By the numbers
34,685Acreage Under Vine (Acres)
14,037Acreage Under Vine (Hectares)
San Luis Obispo County, often referred to as SLO, pronounced “slow,” is on California’s central coast. Roughly midway between San Francisco and Los Angeles, it borders Monterey County on the north and Santa Barbara County to the south. It’s the sixteenth largest county in California at 5,309² km (3,299 square miles). That’s more than four times the size of Napa County.
Despite its size, San Luis Obispo County is not very populous. With just 282,000 people, it ranks 23rd in the state. Its largest towns are San Luis Obispo, Paso Robles, and Atascadero.
Agriculture is the third largest driver of San Luis Obispo County’s economy. Education is the biggest economic factor, led by the California Polytechnic State University (Cal Poly) in San Luis Obispo. Tourism comes in second.
Strawberries and wine grapes are the county’s two most important crops by far, accounting for 34% and 26% of total crop value respectively. Avocados and cattle are next, but neither represents more than 6% of total crop value.
San Luis Obispo County is one of California’s most important areas for wine grape production, ranking sixth statewide for productive vine acres, behind San Joaquin, Sonoma, Monterey, Napa, and Fresno Counties. Within the county, Paso Robles is the largest AVA in terms of physical size, grape and wine production, and wine value. Paso Robles accounts for 87% of the county’s wine industry output and economic impact.
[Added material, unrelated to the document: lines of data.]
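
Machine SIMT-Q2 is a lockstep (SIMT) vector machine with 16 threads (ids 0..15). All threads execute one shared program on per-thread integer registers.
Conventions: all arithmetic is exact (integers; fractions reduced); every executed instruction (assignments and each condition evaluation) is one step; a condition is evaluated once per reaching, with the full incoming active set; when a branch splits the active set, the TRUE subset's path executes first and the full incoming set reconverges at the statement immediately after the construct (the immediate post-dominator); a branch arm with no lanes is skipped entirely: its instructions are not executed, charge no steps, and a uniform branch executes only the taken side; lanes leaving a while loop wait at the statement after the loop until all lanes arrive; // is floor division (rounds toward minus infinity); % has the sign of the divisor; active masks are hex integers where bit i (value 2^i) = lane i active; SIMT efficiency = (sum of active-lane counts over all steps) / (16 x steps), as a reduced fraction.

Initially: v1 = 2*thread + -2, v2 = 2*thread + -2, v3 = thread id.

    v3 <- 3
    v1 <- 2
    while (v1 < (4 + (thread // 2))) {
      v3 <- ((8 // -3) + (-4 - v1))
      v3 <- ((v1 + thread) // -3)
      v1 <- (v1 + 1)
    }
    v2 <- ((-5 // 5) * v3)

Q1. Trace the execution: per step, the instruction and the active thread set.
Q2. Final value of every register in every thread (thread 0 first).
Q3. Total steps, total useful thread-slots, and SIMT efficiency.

step 0: v3 <- 3                      0xffff
step 1: v1 <- 2                      0xffff
step 2: eval (v1 < (4 + (thread // 2))) 0xffff
step 3: v3 <- ((8 // -3) + (-4 - v1)) 0xffff
step 4: v3 <- ((v1 + thread) // -3)  0xffff
step 5: v1 <- (v1 + 1)               0xffff
step 6: eval (v1 < (4 + (thread // 2))) 0xffff
step 7: v3 <- ((8 // -3) + (-4 - v1)) 0xffff
step 8: v3 <- ((v1 + thread) // -3)  0xffff
step 9: v1 <- (v1 + 1)               0xffff
step 10: eval (v1 < (4 + (thread // 2))) 0xffff
step 11: v3 <- ((8 // -3) + (-4 - v1)) 0xfffc
step 12: v3 <- ((v1 + thread) // -3)  0xfffc
step 13: v1 <- (v1 + 1)               0xfffc
step 14: eval (v1 < (4 + (thread // 2))) 0xfffc
step 15: v3 <- ((8 // -3) + (-4 - v1)) 0xfff0
step 16: v3 <- ((v1 + thread) // -3)  0xfff0
step 17: v1 <- (v1 + 1)               0xfff0
step 18: eval (v1 < (4 + (thread // 2))) 0xfff0
step 19: v3 <- ((8 // -3) + (-4 - v1)) 0xffc0
step 20: v3 <- ((v1 + thread) // -3)  0xffc0
step 21: v1 <- (v1 + 1)               0xffc0
step 22: eval (v1 < (4 + (thread // 2))) 0xffc0
step 23: v3 <- ((8 // -3) + (-4 - v1)) 0xff00
step 24: v3 <- ((v1 + thread) // -3)  0xff00
step 25: v1 <- (v1 + 1)               0xff00
step 26: eval (v1 < (4 + (thread // 2))) 0xff00
step 27: v3 <- ((8 // -3) + (-4 - v1)) 0xfc00
step 28: v3 <- ((v1 + thread) // -3)  0xfc00
step 29: v1 <- (v1 + 1)               0xfc00
step 30: eval (v1 < (4 + (thread // 2))) 0xfc00
step 31: v3 <- ((8 // -3) + (-4 - v1)) 0xf000
step 32: v3 <- ((v1 + thread) // -3)  0xf000
step 33: v1 <- (v1 + 1)               0xf000
step 34: eval (v1 < (4 + (thread // 2))) 0xf000
step 35: v3 <- ((8 // -3) + (-4 - v1)) 0xc000
step 36: v3 <- ((v1 + thread) // -3)  0xc000
step 37: v1 <- (v1 + 1)               0xc000
step 38: eval (v1 < (4 + (thread // 2))) 0xc000
step 39: v2 <- ((-5 // 5) * v3)       0xffff

Answer: 40 steps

v1: 4,4,5,5,6,6,7,7,8,8,9,9,10,10,11,11
v2: 1,2,2,3,3,4,4,5,5,6,6,7,7,8,8,9
v3: -1,-2,-2,-3,-3,-4,-4,-5,-5,-6,-6,-7,-7,-8,-8,-9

steps = 40; useful = 416; efficiency = 416/640 = 13/20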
There are currently 15 other AVAs in the county, eleven of which are nested within the Paso Robles AVA. Immediately west of the Paso Robles AVA is the York Mountain AVA, a small but historic region. To the south are Edna Valley and Arroyo Grande, both of which feature climates cooled by the Pacific Ocean. Still further south is the Santa Maria Valley AVA, most of which actually lies in Santa Barbara County. Another AVA, San Luis Obispo Coast, is pending and could be approved anytime now.
Due to its climate, San Luis Obispo County is a versatile winegrowing region. Proximity to the Pacific Ocean provides a Mediterranean climate, with long, sunny, rain-free growing seasons. Disease pressure is low. Vineyards closest to the ocean, or at altitude, are cool enough for excellent Chardonnay, Pinot Noir, and even crisp sparkling wines. Vineyards furthest from the ocean or thoroughly isolated by mountains are quite warm and easily ripen even the most robust red varieties.